La coraggiosa posizione favorevole di Pietro Ichino, giuslavorista ed ex parlamentare del PD, induce a riprendere l’argomento sollevato da un emendamento (ritirato) alla legge di Bilancio in materia di trasporto pubblico. Si tratta del dovere del lavoratore di comunicare anticipatamente l’adesione allo sciopero in modo che le aziende possano comunicare con certezza agli utenti i vettori funzionanti.

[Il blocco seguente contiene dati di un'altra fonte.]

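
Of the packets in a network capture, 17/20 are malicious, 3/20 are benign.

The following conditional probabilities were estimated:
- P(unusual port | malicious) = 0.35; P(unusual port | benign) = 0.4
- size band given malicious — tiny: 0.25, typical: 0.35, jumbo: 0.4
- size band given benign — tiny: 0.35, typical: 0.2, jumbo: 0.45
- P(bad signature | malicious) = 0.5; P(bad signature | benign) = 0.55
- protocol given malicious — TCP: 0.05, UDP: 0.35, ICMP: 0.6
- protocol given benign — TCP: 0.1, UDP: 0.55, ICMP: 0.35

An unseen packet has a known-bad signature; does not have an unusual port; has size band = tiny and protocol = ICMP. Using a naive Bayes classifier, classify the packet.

malicious: 0.85 × (1−0.35) × 0.25 × 0.5 × 0.6 = 0.0414375
benign: 0.15 × (1−0.4) × 0.35 × 0.55 × 0.35 = 0.00606375
Highest score → malicious.

malicious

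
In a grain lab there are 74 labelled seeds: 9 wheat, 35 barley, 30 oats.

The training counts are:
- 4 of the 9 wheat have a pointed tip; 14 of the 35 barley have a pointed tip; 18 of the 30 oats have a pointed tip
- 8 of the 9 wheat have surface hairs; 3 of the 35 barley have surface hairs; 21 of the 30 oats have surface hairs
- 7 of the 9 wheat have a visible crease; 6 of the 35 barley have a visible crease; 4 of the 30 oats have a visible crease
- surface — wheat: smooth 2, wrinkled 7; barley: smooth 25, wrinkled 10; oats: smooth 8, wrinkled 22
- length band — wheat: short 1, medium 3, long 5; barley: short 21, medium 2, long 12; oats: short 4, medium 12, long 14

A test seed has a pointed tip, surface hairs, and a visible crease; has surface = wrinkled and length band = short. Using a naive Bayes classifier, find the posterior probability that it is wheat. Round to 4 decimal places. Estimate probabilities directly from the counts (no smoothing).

0.5450

wheat: (9/74) × (4/9) × (8/9) × (7/9) × (7/9) × (1/9) ≈ 0.00322957
barley: (35/74) × (14/35) × (3/35) × (6/35) × (10/35) × (21/35) ≈ 0.000476558
oats: (30/74) × (18/30) × (21/30) × (4/30) × (22/30) × (4/30) ≈ 0.00221982
P(wheat | x) = 0.00322957 / 0.005925948 ≈ 0.5450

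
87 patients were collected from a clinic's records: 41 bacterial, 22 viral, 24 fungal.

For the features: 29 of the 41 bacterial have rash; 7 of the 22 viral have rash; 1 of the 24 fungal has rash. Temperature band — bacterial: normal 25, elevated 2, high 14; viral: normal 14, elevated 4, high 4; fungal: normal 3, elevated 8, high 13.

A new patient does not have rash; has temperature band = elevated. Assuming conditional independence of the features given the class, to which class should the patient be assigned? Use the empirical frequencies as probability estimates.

bacterial: (41/87) × (12/41) × (2/41) ≈ 0.00672834
viral: (22/87) × (15/22) × (4/22) ≈ 0.031348
fungal: (24/87) × (23/24) × (8/24) ≈ 0.0881226
Highest score → fungal.

fungal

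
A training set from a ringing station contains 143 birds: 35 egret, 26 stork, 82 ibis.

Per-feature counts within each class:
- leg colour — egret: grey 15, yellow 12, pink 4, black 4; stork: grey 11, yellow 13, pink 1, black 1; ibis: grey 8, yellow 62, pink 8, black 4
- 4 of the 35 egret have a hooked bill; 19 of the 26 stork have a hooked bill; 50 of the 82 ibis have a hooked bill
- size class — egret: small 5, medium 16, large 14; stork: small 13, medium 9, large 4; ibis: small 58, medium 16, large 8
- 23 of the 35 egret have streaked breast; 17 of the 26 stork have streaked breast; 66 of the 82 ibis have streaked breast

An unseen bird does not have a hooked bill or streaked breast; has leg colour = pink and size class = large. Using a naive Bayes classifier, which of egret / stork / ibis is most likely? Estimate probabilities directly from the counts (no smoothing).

egret: (35/143) × (4/35) × (31/35) × (14/35) × (12/35) ≈ 0.00339775
stork: (26/143) × (1/26) × (7/26) × (4/26) × (9/26) ≈ 0.000100264
ibis: (82/143) × (8/82) × (32/82) × (8/82) × (16/82) ≈ 0.000415597
Highest score → egret.

egret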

Il tema non è nuovo e ha due significativi precedenti. Un disegno di legge governativo del 2009 a tutela del diritto alla mobilità dei cittadini e la esplicita richiesta di una analoga norma da parte del compianto presidente della Commissione di Garanzia, il compianto accademico Santoro Passarelli. Non ha quindi senso evocare pericoli per il diritto di sciopero, se non addirittura per la democrazia, a proposito di una disposizione che ha consensi bipartisan. Il legislatore ha il compito di contemperare i diritti costituzionalmemnte garantiti mentre constatiamo che anche scioperi proclamati da organizzazioni minoritarie hanno il potere di generare forti disagi nonostante i pochi aderenti. L’esito paradossale, spiega Ichino, è che si producono danni rilevanti per gli utenti incolpevoli mentre le aziende di trasporto realizzano significative economie.

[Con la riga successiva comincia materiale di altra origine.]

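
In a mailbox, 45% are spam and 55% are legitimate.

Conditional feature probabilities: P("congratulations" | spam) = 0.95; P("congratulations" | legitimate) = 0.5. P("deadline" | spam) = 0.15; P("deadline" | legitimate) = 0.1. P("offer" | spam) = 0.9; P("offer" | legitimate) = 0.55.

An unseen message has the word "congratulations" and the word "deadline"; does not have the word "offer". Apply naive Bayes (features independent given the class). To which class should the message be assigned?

legitimate

spam: 0.45 × 0.95 × 0.15 × (1−0.9) = 0.0064125
legitimate: 0.55 × 0.5 × 0.1 × (1−0.55) = 0.012375
Highest score → legitimate.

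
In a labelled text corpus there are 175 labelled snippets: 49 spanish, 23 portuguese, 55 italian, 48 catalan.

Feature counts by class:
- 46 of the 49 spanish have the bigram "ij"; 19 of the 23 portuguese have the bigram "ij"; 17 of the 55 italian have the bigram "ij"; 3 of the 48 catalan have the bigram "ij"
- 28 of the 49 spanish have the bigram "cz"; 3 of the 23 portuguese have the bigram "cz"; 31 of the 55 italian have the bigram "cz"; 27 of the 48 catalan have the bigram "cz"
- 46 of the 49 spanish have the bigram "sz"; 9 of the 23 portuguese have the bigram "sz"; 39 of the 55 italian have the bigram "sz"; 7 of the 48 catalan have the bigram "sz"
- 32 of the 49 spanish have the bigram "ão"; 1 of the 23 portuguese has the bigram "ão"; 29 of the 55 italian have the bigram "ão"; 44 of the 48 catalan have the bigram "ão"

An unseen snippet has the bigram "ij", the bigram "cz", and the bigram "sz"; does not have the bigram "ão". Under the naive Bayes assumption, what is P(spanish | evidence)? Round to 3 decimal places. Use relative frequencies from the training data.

spanish: (49/175) × (46/49) × (28/49) × (46/49) × (17/49) ≈ 0.0489211
portuguese: (23/175) × (19/23) × (3/23) × (9/23) × (22/23) ≈ 0.00530052
italian: (55/175) × (17/55) × (31/55) × (39/55) × (26/55) ≈ 0.0183537
catalan: (48/175) × (3/48) × (27/48) × (7/48) × (4/48) = 0.0001171875
P(spanish | x) = 0.0489211 / 0.0726925075 ≈ 0.673

0.673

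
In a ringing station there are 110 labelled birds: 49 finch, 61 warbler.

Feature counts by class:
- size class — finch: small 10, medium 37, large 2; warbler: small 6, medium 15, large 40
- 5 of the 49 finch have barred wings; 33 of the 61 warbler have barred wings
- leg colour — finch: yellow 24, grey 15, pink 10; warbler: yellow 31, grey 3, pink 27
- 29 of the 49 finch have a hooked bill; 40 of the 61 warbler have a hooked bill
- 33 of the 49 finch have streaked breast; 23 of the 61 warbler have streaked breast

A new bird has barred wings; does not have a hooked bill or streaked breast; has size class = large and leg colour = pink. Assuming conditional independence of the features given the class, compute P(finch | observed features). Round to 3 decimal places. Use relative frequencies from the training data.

finch: (49/110) × (2/49) × (5/49) × (10/49) × (20/49) × (16/49) ≈ 0.000050463
warbler: (61/110) × (40/61) × (33/61) × (27/61) × (21/61) × (38/61) ≈ 0.0186736
P(finch | x) = 0.000050463 / 0.018724063 ≈ 0.003

0.003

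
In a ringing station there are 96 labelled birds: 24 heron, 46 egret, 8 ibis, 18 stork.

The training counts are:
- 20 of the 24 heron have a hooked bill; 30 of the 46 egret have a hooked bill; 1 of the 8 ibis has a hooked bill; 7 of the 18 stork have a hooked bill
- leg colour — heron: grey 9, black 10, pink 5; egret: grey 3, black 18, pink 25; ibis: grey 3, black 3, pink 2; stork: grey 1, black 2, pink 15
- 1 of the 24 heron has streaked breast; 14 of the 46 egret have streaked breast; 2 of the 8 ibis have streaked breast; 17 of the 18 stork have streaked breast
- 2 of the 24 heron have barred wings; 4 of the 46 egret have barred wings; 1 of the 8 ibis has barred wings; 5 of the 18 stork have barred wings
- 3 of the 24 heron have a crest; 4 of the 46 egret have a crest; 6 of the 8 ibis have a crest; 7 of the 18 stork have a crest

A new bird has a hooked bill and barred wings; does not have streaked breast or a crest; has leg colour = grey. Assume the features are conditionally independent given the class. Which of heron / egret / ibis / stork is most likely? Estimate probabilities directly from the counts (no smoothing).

heron: (24/96) × (20/24) × (9/24) × (23/24) × (2/24) × (21/24) ≈ 0.00545926
egret: (46/96) × (30/46) × (3/46) × (32/46) × (4/46) × (42/46) ≈ 0.00112564
ibis: (8/96) × (1/8) × (3/8) × (6/8) × (1/8) × (2/8) = 0.000091552734375
stork: (18/96) × (7/18) × (1/18) × (1/18) × (5/18) × (11/18) ≈ 0.0000382032
Highest score → heron.

heron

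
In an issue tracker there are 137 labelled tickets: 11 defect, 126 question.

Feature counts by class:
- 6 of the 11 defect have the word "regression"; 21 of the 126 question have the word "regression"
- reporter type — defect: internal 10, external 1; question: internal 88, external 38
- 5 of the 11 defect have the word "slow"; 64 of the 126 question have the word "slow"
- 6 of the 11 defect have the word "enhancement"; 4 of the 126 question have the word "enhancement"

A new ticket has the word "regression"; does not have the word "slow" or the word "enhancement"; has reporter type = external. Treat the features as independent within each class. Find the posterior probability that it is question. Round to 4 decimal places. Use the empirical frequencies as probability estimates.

defect: (11/137) × (6/11) × (1/11) × (6/11) × (5/11) ≈ 0.000987129
question: (126/137) × (21/126) × (38/126) × (62/126) × (122/126) ≈ 0.0220253
P(question | x) = 0.0220253 / 0.023012429 ≈ 0.9571

0.9571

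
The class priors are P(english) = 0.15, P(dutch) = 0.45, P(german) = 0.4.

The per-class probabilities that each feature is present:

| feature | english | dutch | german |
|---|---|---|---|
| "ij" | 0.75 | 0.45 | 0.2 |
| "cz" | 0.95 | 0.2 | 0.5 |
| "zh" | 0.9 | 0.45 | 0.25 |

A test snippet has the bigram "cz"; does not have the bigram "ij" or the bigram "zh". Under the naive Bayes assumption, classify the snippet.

german

english: 0.15 × (1−0.75) × 0.95 × (1−0.9) = 0.0035625
dutch: 0.45 × (1−0.45) × 0.2 × (1−0.45) = 0.027225
german: 0.4 × (1−0.2) × 0.5 × (1−0.25) = 0.12
Highest score → german.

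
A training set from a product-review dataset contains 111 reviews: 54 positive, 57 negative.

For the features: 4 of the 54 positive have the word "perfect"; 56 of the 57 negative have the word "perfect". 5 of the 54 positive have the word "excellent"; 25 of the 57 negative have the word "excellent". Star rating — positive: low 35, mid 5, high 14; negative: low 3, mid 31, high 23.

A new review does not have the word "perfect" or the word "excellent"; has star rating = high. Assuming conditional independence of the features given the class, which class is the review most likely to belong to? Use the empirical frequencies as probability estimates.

positive

positive: (54/111) × (50/54) × (49/54) × (14/54) ≈ 0.10597
negative: (57/111) × (1/57) × (32/57) × (23/57) ≈ 0.00204082
Highest score → positive.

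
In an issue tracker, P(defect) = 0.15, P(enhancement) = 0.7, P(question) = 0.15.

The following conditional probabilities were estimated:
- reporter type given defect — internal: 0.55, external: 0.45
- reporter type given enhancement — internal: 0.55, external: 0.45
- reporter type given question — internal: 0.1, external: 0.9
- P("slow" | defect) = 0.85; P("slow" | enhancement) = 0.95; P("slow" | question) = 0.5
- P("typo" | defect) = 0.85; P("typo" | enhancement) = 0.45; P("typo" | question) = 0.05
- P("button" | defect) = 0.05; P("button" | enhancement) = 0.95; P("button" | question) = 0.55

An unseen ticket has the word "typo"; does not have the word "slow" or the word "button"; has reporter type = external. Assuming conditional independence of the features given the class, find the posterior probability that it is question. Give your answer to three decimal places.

0.151

defect: 0.15 × 0.45 × (1−0.85) × 0.85 × (1−0.05) = 0.0081759375
enhancement: 0.7 × 0.45 × (1−0.95) × 0.45 × (1−0.95) = 0.000354375
question: 0.15 × 0.9 × (1−0.5) × 0.05 × (1−0.55) = 0.00151875
P(question | x) = 0.00151875 / 0.0100490625 ≈ 0.151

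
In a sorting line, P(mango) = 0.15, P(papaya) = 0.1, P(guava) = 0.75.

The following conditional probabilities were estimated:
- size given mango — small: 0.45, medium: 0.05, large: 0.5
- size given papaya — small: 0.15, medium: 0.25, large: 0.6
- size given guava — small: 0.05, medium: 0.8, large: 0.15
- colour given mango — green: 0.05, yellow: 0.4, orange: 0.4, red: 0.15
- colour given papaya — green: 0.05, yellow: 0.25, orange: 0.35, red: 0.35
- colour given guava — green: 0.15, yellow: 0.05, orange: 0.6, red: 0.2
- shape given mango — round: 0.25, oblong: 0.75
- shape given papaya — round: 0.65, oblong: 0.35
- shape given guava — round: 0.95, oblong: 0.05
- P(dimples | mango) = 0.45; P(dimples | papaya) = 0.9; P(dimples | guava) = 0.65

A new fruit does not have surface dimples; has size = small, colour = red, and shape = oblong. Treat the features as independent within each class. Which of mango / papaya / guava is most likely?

mango

mango: 0.15 × 0.45 × 0.15 × 0.75 × (1−0.45) = 0.0041765625
papaya: 0.1 × 0.15 × 0.35 × 0.35 × (1−0.9) = 0.00018375
guava: 0.75 × 0.05 × 0.2 × 0.05 × (1−0.65) = 0.00013125
Highest score → mango.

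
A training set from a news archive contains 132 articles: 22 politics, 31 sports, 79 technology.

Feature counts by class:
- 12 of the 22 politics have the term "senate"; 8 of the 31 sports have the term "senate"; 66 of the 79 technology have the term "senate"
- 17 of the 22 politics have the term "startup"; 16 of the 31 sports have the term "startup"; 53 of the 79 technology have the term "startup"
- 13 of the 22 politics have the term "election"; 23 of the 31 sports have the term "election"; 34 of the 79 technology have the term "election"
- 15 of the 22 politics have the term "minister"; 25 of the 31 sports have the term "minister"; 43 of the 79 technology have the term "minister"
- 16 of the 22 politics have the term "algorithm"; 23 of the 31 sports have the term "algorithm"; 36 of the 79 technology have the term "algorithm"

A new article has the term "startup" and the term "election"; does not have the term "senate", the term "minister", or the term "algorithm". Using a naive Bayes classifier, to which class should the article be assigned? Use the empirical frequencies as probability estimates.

politics: (22/132) × (10/22) × (17/22) × (13/22) × (7/22) × (6/22) ≈ 0.00300177
sports: (31/132) × (23/31) × (16/31) × (23/31) × (6/31) × (8/31) ≈ 0.0033327
technology: (79/132) × (13/79) × (53/79) × (34/79) × (36/79) × (43/79) ≈ 0.00705321
Highest score → technology.

technology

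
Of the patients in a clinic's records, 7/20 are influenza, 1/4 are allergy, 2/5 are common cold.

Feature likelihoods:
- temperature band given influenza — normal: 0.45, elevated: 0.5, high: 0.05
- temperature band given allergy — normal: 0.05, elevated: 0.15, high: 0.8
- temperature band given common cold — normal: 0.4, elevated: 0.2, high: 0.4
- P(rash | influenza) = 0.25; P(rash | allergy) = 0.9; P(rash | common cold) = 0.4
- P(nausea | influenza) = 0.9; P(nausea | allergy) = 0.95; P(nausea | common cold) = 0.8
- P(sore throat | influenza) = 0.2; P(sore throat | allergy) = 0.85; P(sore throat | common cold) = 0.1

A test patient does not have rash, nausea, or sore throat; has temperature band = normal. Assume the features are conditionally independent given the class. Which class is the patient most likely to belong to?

influenza: 0.35 × 0.45 × (1−0.25) × (1−0.9) × (1−0.2) = 0.00945
allergy: 0.25 × 0.05 × (1−0.9) × (1−0.95) × (1−0.85) = 0.000009375
common cold: 0.4 × 0.4 × (1−0.4) × (1−0.8) × (1−0.1) = 0.01728
Highest score → common cold.

common cold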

Non vale poi la critica secondo cui la dichiarazione anticipata esporrebbe il lavoratore a pressioni indebite. Queste infatti sono sanzionate dalla disciplina vigente e sarebbero in teoria possibili anche nel giorno successivo quando i nominativi degli scioperanti diventano noti. Questo pericolo è peraltro escluso da relazioni industriali che in questo settore vedono spesso il datore di lavoro contraente debole.
In realtà, dovrebbero essere le parti stesse ad individuare modalità di conflitto, magari virtuali, che scoraggino la controparte aziendale e tutelino i passeggeri. L’equilibrio dei diritti dovrebbe essere obiettivo di tutti.